New Books Out This Week!
Here’s a quick look at some of the great books out the week of October 9.
Happy pub day to all!
Marian Crotty, What Counts as Love
University of Iowa Press
From Publishers Weekly: “Crotty’s impressive debut collection is somehow both varied and cohesive. She never writes the same story twice. Her protagonists are women, mostly young and mostly single, but distinct from one another. This distinction is achieved largely through the specificity of detail Crotty brings to these characters and the worlds they inhabit… These 10 sublime stories are reminiscent of Bobbie Ann Mason and Ann Beattie, thoroughly surprising and memorable.”
Emily Fridlund, Catapult
From Publishers Weekly: “Fridlund (History of Wolves) centers her sharp and startling collection around characters who face acute but everyday struggles in relationships that feel stifling and realistic… Fridlund’s ability to conjure humor in the darkest moments is clear in her blending of sitcom set-ups with bleak undercurrents. Her breathtaking prose and sly expressions make for compulsive reading.”
Cristina Garcia, Here in Berlin
From Kirkus Reviews: “When a nameless traveler comes to contemporary Berlin, to learn about the city and about herself, she confronts first the challenge of language and then, once that is conquered, the challenge of understanding. As she meets more people, walks more streets, her diligent recording illustrates how an interloper can learn by listening, observing, asking. As one character astutely and elegantly notes, ‘When one no longer belongs to a tribe—or is a newcomer, a visitor, like you—everything reveals itself.’”… It is beautifully written in a fluent and evocative prose. It is the story of how people live with their pasts.”
Nicola Lagioia, Ferocity
From Publishers Weekly: “In Lagioia’s powerful novel, Clara Salvemini’s violent death is ruled a suicide, causing her estranged brother, Michele, to return to the family villa to investigate… Lagioia drifts between timelines as Clara’s family, lovers, and acquaintances slowly reveal how she drew them into the web of the Salveminis and how they witnessed her unraveling. This oblique kaleidoscopic approach allows the mystery to slowly and captivatingly resolve while offering a layered portrait of contemporary Italian life and the abuses of power that money can excuse.”
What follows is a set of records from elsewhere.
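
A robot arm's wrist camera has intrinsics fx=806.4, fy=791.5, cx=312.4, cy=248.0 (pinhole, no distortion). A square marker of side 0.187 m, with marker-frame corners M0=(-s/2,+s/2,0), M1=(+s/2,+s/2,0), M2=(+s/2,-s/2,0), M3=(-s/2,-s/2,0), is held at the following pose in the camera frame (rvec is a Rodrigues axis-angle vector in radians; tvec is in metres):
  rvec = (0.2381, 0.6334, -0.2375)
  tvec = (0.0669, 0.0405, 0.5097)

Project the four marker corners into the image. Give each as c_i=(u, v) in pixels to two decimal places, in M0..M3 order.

c0=(341.58, 442.45) c1=(601.07, 443.67) c2=(519.50, 137.12) c3=(263.95, 198.84)

Intrinsics K: fx=806.4, fy=791.5, cx=312.4, cy=248.0
Marker side s = 0.187 m; corners in marker frame (Z=0):
  M0 = (-0.0935, +0.0935, 0)
  M1 = (+0.0935, +0.0935, 0)
  M2 = (+0.0935, -0.0935, 0)
  M3 = (-0.0935, -0.0935, 0)
rvec = (0.2381, 0.6334, -0.2375), |rvec| = θ = 0.71714 rad = 41.089°
Rodrigues: sinθ=0.65723, 1−cosθ=0.24631; R = I + sinθ·[k]× + (1−cosθ)·[k]×²:
    [+0.78084 +0.28989 +0.55340]
    [-0.14543 +0.94583 -0.29026]
    [-0.60757 +0.14616 +0.78070]
t = (0.0669, 0.0405, 0.5097) m
M0: Pc = R·M0+t = (+0.02100, +0.14253, +0.58017); u = 806.4·(+0.02100)/0.58017 + 312.4 = 341.5833, v = 791.5·(+0.14253)/0.58017 + 248.0 = 442.4503
M1: Pc = R·M1+t = (+0.16701, +0.11534, +0.46656); u = 806.4·(+0.16701)/0.46656 + 312.4 = 601.0655, v = 791.5·(+0.11534)/0.46656 + 248.0 = 443.6664
M2: Pc = R·M2+t = (+0.11280, -0.06153, +0.43923); u = 806.4·(+0.11280)/0.43923 + 312.4 = 519.5028, v = 791.5·(-0.06153)/0.43923 + 248.0 = 137.1152
M3: Pc = R·M3+t = (-0.03321, -0.03434, +0.55284); u = 806.4·(-0.03321)/0.55284 + 312.4 = 263.9540, v = 791.5·(-0.03434)/0.55284 + 248.0 = 198.8389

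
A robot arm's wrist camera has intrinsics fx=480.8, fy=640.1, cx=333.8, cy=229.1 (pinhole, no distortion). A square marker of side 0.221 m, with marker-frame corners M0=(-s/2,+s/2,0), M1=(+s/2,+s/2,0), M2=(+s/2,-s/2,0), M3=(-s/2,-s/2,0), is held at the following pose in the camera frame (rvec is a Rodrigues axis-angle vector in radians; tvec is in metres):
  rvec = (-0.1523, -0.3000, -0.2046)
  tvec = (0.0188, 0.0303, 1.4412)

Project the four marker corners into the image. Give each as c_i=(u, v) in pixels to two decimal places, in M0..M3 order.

Intrinsics K: fx=480.8, fy=640.1, cx=333.8, cy=229.1
Marker side s = 0.221 m; corners in marker frame (Z=0):
  M0 = (-0.1105, +0.1105, 0)
  M1 = (+0.1105, +0.1105, 0)
  M2 = (+0.1105, -0.1105, 0)
  M3 = (-0.1105, -0.1105, 0)
rvec = (-0.1523, -0.3000, -0.2046), |rvec| = θ = 0.39377 rad = 22.561°
Rodrigues: sinθ=0.38367, 1−cosθ=0.07653; R = I + sinθ·[k]× + (1−cosθ)·[k]×²:
    [+0.93492 +0.22190 -0.27693]
    [-0.17680 +0.96789 +0.17869]
    [+0.30769 -0.11810 +0.94413]
t = (0.0188, 0.0303, 1.4412) m
M0: Pc = R·M0+t = (-0.05999, +0.15679, +1.39415); u = 480.8·(-0.05999)/1.39415 + 333.8 = 313.1120, v = 640.1·(+0.15679)/1.39415 + 229.1 = 301.0867
M1: Pc = R·M1+t = (+0.14663, +0.11772, +1.46215); u = 480.8·(+0.14663)/1.46215 + 333.8 = 382.0161, v = 640.1·(+0.11772)/1.46215 + 229.1 = 280.6334
M2: Pc = R·M2+t = (+0.09759, -0.09619, +1.48825); u = 480.8·(+0.09759)/1.48825 + 333.8 = 365.3271, v = 640.1·(-0.09619)/1.48825 + 229.1 = 187.7291
M3: Pc = R·M3+t = (-0.10903, -0.05712, +1.42025); u = 480.8·(-0.10903)/1.42025 + 333.8 = 296.8903, v = 640.1·(-0.05712)/1.42025 + 229.1 = 203.3585

c0=(313.11, 301.09) c1=(382.02, 280.63) c2=(365.33, 187.73) c3=(296.89, 203.36)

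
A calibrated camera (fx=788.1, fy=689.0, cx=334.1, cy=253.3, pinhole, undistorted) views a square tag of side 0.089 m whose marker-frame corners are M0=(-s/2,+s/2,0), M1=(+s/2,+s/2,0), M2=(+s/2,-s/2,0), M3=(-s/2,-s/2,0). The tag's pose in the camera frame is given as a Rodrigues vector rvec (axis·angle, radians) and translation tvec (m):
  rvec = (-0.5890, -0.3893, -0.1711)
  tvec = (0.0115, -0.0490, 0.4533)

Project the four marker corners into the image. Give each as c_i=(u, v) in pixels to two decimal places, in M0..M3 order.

Intrinsics K: fx=788.1, fy=689.0, cx=334.1, cy=253.3
Marker side s = 0.089 m; corners in marker frame (Z=0):
  M0 = (-0.0445, +0.0445, 0)
  M1 = (+0.0445, +0.0445, 0)
  M2 = (+0.0445, -0.0445, 0)
  M3 = (-0.0445, -0.0445, 0)
rvec = (-0.5890, -0.3893, -0.1711), |rvec| = θ = 0.72646 rad = 41.623°
Rodrigues: sinθ=0.66423, 1−cosθ=0.25247; R = I + sinθ·[k]× + (1−cosθ)·[k]×²:
    [+0.91349 +0.26614 -0.30774]
    [-0.04675 +0.82003 +0.57041]
    [+0.40416 -0.50668 +0.76153]
t = (0.0115, -0.0490, 0.4533) m
M0: Pc = R·M0+t = (-0.01731, -0.01043, +0.41277); u = 788.1·(-0.01731)/0.41277 + 334.1 = 301.0550, v = 689.0·(-0.01043)/0.41277 + 253.3 = 235.8927
M1: Pc = R·M1+t = (+0.06399, -0.01459, +0.44874); u = 788.1·(+0.06399)/0.44874 + 334.1 = 446.4891, v = 689.0·(-0.01459)/0.44874 + 253.3 = 230.8999
M2: Pc = R·M2+t = (+0.04031, -0.08757, +0.49383); u = 788.1·(+0.04031)/0.49383 + 334.1 = 398.4259, v = 689.0·(-0.08757)/0.49383 + 253.3 = 131.1192
M3: Pc = R·M3+t = (-0.04099, -0.08341, +0.45786); u = 788.1·(-0.04099)/0.45786 + 334.1 = 263.5395, v = 689.0·(-0.08341)/0.45786 + 253.3 = 127.7813

c0=(301.06, 235.89) c1=(446.49, 230.90) c2=(398.43, 131.12) c3=(263.54, 127.78)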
Joan Sales, Uncertain Glory
New York Review of Books
From Kirkus Reviews: “Catalan writer Sales tells a multilayered story of loves, faith, friendships, and ideals tested by the Spanish Civil War in this novel banned by Franco’s censors, then published in 1956 after the author’s return from exile. Former school friends Lt. Lluís Ruscalleda and Juli Soleràs are reunited in a republican brigade on the Aragon front, fighting “for hygiene and culture” against the fascist forces… Philosophical and earthy, tragic and funny, honest, raw, superb: Sales makes Hemingway seem thin, even anemic, in comparison. This book is a rich and highly recommended feast.”